La normativa moderniza el marco legal nacional y lo alinea con estándares internacionales como el Reglamento General de Protección de Datos de la Unión Europea, pero también ha generado inquietudes en el mundo empresarial respecto de su implementación.
Según la Encuesta de Protección de Datos Personales 2025, elaborada por PwC Chile junto a la Fundación Generación Empresarial, las principales preocupaciones de las organizaciones se relacionan con las sanciones económicas, el impacto reputacional y la complejidad de adecuar procesos internos dentro de los plazos establecidos. En este contexto, expertos advierten que gran parte de la incertidumbre proviene de interpretaciones erróneas sobre el alcance real de la ley.

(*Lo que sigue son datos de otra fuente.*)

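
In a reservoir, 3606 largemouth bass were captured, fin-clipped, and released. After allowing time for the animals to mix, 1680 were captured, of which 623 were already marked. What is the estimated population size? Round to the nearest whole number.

N ≈ 9724

N = (3606 × 1680) / 623 = 6058080 / 623 ≈ 9724.0 → 9724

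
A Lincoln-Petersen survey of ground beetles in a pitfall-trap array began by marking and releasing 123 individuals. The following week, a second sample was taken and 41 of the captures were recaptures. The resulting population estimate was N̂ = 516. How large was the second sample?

From N = M·C/R: C = N·R / M = 516·41 / 123 = 21156 / 123 = 172.

C = 172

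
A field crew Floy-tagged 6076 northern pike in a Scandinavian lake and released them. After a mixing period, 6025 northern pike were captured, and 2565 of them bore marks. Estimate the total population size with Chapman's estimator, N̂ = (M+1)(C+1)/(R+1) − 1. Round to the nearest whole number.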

Desde PwC explican que uno de los principales mitos es creer que la normativa impedirá el tratamiento de datos personales. Por el contrario, la ley reconoce esta actividad como legítima, pero exige que se realice bajo principios claros de finalidad, proporcionalidad, transparencia y responsabilidad. Otro error frecuente es asumir que todo tratamiento requerirá consentimiento, cuando en realidad lo esencial es contar con una base jurídica bien definida y trazable.
Los especialistas también alertan sobre la tendencia a tratar todos los datos como si fueran iguales, lo que puede llevar a sobreproteger información irrelevante o, por el contrario, a descuidar datos sensibles que requieren mayores estándares de resguardo. A ello se suma la creencia de que la protección de datos es una tarea exclusiva de abogados, áreas de cumplimiento o equipos de ciberseguridad, cuando en la práctica involucra a toda la organización, desde operaciones y tecnología hasta recursos humanos y marketing.
Finalmente, PwC advierte que el tiempo disponible no es tan amplio como muchas empresas suponen. Solo un 13% de las organizaciones se declara muy preparada para la entrada en vigencia de la ley, mientras que un tercio reconoce estar poco preparado. La adecuación, señalan, implica mucho más que definir políticas: requiere inventariar datos, ajustar contratos, fortalecer medidas de seguridad y diseñar procesos sólidos para responder a los derechos de las personas.
De acuerdo con los expertos, abordar este proceso con anticipación no solo permitirá cumplir con la normativa, sino también transformar la protección de datos en una ventaja competitiva, fortaleciendo la confianza y la sostenibilidad de los negocios en un entorno cada vez más digital.